Gender: introduction

Concepts of gender and sex

The concepts of gender and sex are distinct but connected.

Sex "refers to a set of biological attributes. It is primarily associated with physical and physiological features including chromosomes, gene expression, hormone levels and function, and reproductive/sexual anatomy. Sex is usually categorized as female or male but there is variation in the biological attributes that comprise sex and how those attributes are expressed" (Canadian Institute of Gender and Health).

Gender "refers to the array of socially constructed roles and relationships, personality traits, attitudes, behaviours, values, relative power and influence that society ascribes to the two sexes on a differential basis" (Health Canada's Gender-based analysis policy).

Gender norms are learned and are not fixed; they evolve and change over time. The roles, behaviours or activities accepted as ‘normal’ can differ between societies. Societies vary in how rigidly they apply gender stereotypes, and the amount of flexibility they allow individuals in interpreting their own gender identity. Unless challenged, gender stereotypes can be formed and reinforced very early in a child's life (see: Zero Tolerance's training resources Just Like a Child). Uncritical social acceptance of gender stereotypes implies more limited opportunities for individuals and physical and mental health risks if they do not comply. Harassment and discrimination based on gender are illegal in the UK Equality Act 2010 .

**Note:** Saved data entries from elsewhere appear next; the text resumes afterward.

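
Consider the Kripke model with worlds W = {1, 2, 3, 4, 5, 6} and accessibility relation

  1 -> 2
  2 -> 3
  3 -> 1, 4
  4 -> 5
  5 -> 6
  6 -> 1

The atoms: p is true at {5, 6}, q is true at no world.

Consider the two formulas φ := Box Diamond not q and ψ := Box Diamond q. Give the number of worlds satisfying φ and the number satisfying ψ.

For Box Diamond not q:
1: successors {2}; Diamond not q there: 2:T. ✓
2: successors {3}; Diamond not q there: 3:T. ✓
3: successors {1, 4}; Diamond not q there: 1:T, 4:T. ✓
4: successors {5}; Diamond not q there: 5:T. ✓
5: successors {6}; Diamond not q there: 6:T. ✓
6: successors {1}; Diamond not q there: 1:T. ✓
— 6 worlds.
For Box Diamond q:
1: successors {2}; Diamond q there: 2:F. ✗
2: successors {3}; Diamond q there: 3:F. ✗
3: successors {1, 4}; Diamond q there: 1:F, 4:F. ✗
4: successors {5}; Diamond q there: 5:F. ✗
5: successors {6}; Diamond q there: 6:F. ✗
6: successors {1}; Diamond q there: 1:F. ✗
— 0 worlds.

6 and 0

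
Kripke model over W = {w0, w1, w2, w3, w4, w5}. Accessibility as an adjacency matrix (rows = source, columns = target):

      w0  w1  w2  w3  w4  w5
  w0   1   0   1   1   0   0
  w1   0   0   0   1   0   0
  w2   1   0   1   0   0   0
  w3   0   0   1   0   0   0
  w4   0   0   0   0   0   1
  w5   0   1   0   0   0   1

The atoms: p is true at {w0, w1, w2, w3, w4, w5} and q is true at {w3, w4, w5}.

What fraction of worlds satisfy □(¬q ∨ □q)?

w0: successors {w0, w2, w3}; ¬q ∨ □q there: w0:T, w2:T, w3:F. ✗
w1: successors {w3}; ¬q ∨ □q there: w3:F. ✗
w2: successors {w0, w2}; ¬q ∨ □q there: w0:T, w2:T. ✓
w3: successors {w2}; ¬q ∨ □q there: w2:T. ✓
w4: successors {w5}; ¬q ∨ □q there: w5:F. ✗
w5: successors {w1, w5}; ¬q ∨ □q there: w1:T, w5:F. ✗
That's 2 of 6 worlds, so 2/6 = 1/3.

1/3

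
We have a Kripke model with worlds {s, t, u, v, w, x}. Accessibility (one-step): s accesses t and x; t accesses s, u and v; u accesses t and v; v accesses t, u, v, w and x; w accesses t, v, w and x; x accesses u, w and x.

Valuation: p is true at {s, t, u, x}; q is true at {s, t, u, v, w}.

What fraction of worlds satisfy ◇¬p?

5/6

s: successors {t, x}; ¬p there: t:F, x:F. ✗
t: successors {s, u, v}; ¬p there: s:F, u:F, v:T. ✓
u: successors {t, v}; ¬p there: t:F, v:T. ✓
v: successors {t, u, v, w, x}; ¬p there: t:F, u:F, v:T, w:T, x:F. ✓
w: successors {t, v, w, x}; ¬p there: t:F, v:T, w:T, x:F. ✓
x: successors {u, w, x}; ¬p there: u:F, w:T, x:F. ✓
That's 5 of 6 worlds, so 5/6.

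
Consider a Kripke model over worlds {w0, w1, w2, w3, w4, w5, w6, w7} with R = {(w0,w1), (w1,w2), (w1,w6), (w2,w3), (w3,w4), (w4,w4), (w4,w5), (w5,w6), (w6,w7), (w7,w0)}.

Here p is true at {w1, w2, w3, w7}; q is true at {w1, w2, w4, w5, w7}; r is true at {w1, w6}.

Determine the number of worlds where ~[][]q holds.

w0: [][]q is F. ✓
w1: [][]q is F. ✓
w2: [][]q is T. ✗
w3: [][]q is T. ✗
w4: [][]q is F. ✓
w5: [][]q is T. ✗
w6: [][]q is F. ✓
w7: [][]q is T. ✗
Satisfying worlds: {w0, w1, w4, w6}.

4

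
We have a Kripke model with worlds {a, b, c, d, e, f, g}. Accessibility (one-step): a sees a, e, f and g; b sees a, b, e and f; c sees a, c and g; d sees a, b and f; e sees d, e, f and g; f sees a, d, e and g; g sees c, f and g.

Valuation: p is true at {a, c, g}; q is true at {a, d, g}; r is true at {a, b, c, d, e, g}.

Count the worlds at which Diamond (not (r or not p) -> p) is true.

a: successors {a, e, f, g}; not (r or not p) -> p there: a:T, e:T, f:T, g:T. ✓
b: successors {a, b, e, f}; not (r or not p) -> p there: a:T, b:T, e:T, f:T. ✓
c: successors {a, c, g}; not (r or not p) -> p there: a:T, c:T, g:T. ✓
d: successors {a, b, f}; not (r or not p) -> p there: a:T, b:T, f:T. ✓
e: successors {d, e, f, g}; not (r or not p) -> p there: d:T, e:T, f:T, g:T. ✓
f: successors {a, d, e, g}; not (r or not p) -> p there: a:T, d:T, e:T, g:T. ✓
g: successors {c, f, g}; not (r or not p) -> p there: c:T, f:T, g:T. ✓
Satisfying worlds: {a, b, c, d, e, f, g}.

7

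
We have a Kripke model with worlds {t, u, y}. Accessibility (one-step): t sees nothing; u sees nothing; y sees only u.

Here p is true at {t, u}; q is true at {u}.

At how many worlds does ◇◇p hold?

t: no successors, so ◇◇p fails. ✗
u: no successors, so ◇◇p fails. ✗
y: successors {u}; ◇p there: u:F. ✗
Satisfying worlds: ∅.

0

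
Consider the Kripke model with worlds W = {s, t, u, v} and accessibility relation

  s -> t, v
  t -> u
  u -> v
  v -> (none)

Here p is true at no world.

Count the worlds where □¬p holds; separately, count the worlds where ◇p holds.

4 and 0

For □¬p:
s: successors {t, v}; ¬p there: t:T, v:T. ✓
t: successors {u}; ¬p there: u:T. ✓
u: successors {v}; ¬p there: v:T. ✓
v: no successors, so □¬p holds vacuously. ✓
— 4 worlds.
For ◇p:
s: successors {t, v}; p there: t:F, v:F. ✗
t: successors {u}; p there: u:F. ✗
u: successors {v}; p there: v:F. ✗
v: no successors, so ◇p fails. ✗
— 0 worlds.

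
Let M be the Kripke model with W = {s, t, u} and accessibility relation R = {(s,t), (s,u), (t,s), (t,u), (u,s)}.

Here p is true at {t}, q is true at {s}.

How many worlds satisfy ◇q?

s: successors {t, u}; q there: t:F, u:F. ✗
t: successors {s, u}; q there: s:T, u:F. ✓
u: successors {s}; q there: s:T. ✓
Satisfying worlds: {t, u}.

2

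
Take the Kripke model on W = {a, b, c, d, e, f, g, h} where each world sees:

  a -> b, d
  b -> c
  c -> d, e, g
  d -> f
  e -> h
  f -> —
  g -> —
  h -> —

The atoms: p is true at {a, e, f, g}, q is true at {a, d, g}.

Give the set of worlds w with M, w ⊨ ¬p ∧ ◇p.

a: ¬p is F, ◇p is F. ✗
b: ¬p is T, ◇p is F. ✗
c: ¬p is T, ◇p is T. ✓
d: ¬p is T, ◇p is T. ✓
e: ¬p is F, ◇p is F. ✗
f: ¬p is F, ◇p is F. ✗
g: ¬p is F, ◇p is F. ✗
h: ¬p is T, ◇p is F. ✗

{c, d}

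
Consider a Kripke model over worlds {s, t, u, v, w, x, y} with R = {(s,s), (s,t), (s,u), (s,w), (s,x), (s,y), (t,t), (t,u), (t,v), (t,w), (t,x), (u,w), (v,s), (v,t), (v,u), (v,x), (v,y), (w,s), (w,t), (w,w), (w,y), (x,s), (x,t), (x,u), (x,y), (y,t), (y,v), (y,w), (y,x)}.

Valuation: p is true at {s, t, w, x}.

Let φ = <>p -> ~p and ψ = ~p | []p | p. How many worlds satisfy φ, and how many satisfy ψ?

3 and 7

For <>p -> ~p:
s: <>p is T, ~p is F. ✗
t: <>p is T, ~p is F. ✗
u: <>p is T, ~p is T. ✓
v: <>p is T, ~p is T. ✓
w: <>p is T, ~p is F. ✗
x: <>p is T, ~p is F. ✗
y: <>p is T, ~p is T. ✓
— 3 worlds.
For ~p | []p | p:
s: ~p is F, []p | p is T. ✓
t: ~p is F, []p | p is T. ✓
u: ~p is T, []p | p is T. ✓
v: ~p is T, []p | p is F. ✓
w: ~p is F, []p | p is T. ✓
x: ~p is F, []p | p is T. ✓
y: ~p is T, []p | p is F. ✓
— 7 worlds.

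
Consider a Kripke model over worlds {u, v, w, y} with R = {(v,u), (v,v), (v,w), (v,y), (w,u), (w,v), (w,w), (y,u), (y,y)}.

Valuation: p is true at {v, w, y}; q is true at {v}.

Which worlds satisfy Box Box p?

{u}

u: no successors, so Box Box p holds vacuously. ✓
v: successors {u, v, w, y}; Box p there: u:T, v:F, w:F, y:F. ✗
w: successors {u, v, w}; Box p there: u:T, v:F, w:F. ✗
y: successors {u, y}; Box p there: u:T, y:F. ✗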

Biological sex does not only consist of the simple binaries of male and female (Sen et al, 2007 (734KB). People can choose their gender, including non-binary gender identities, while sex can also be changed in both a physical and a legal sense. The challenge to heterosexual norms by the LGBT (Lesbian, Gay, Bisexual and Transgender) movement goes beyond biological sex to reflect how sexuality and gender are defined and expressed.

These web pages cover issues related to gender and sex. The gender pages of NHS Health Scotland's website give further information.

Sex, gender and health

Sex differences and gender expectations can condition behaviours and opportunities and therefore also affect health risks. Differences in health between men and women can therefore result from biological differences, from gendered social determinants, or a combination of both.

Sex affects health at the individual level through specific vulnerabilities which may be related to anatomy (e.g. cervical cancer is exclusive to women and prostate cancer to men), or the result of physiological or genetic susceptibilities. Gender affects health at a social level, through norms and expectations, access to resources and power, and differentials in roles and responsibilities. The social determinants of health, including income, employment, education, transport and housing are influenced by gender expectations and discrimination.

“Sex and gender therefore interact with other factors that influence health to create conditions and problems that are unique, more prevalent, more serious or different with respect to the risk factors or effective interventions between genders” (Canadian Institute of Gender and Health).

Gender inequality may be experienced by women in relation to the pay gap, occupational segregation, primary caring responsibilities for children/family, gender-based violence and less economic and political power, all of which can contribute to poor health.

Although gender confers many privileges on men, a significant number of health outcomes are worse amongst men. The reasons for this are not completely understood but may relate to direct exposure to more hazardous environments (e.g. through occupational exposures), gender-influenced behaviours (e.g. substance misuse (see our alcohol and drugs pages)) or differences in service use. 

In relation to mental health, differences between the sexes become apparent in adolescence with young women at greater risk of reporting and being diagnosed with depression, anxiety and eating disorders while young men experience a higher prevalence of hyperactivity disorders, drug and alcohol problems, suicide and violence. See our report on Scotland’s Mental Health: Children and Young people. Experience of gender-based violence is strongly associated with higher levels of mental health problems.

Intersections between gender and other social hierarchies

Health inequalities by sex and gender differ by age, ethnicity, disability, religion, sexual orientation, and transgender status. Relative inequality between socio-economic groups (SEGs) in health status by gender can be different within each of these equality strata. A study on the interaction by sex between SEG and ethnic, disability, religious and age groups was recently carried out by NHS Health Scotland.

Health inequalities in cause of death show different patterns for each sex by age range (see our Older people: pages on age and inequalities in cause of death).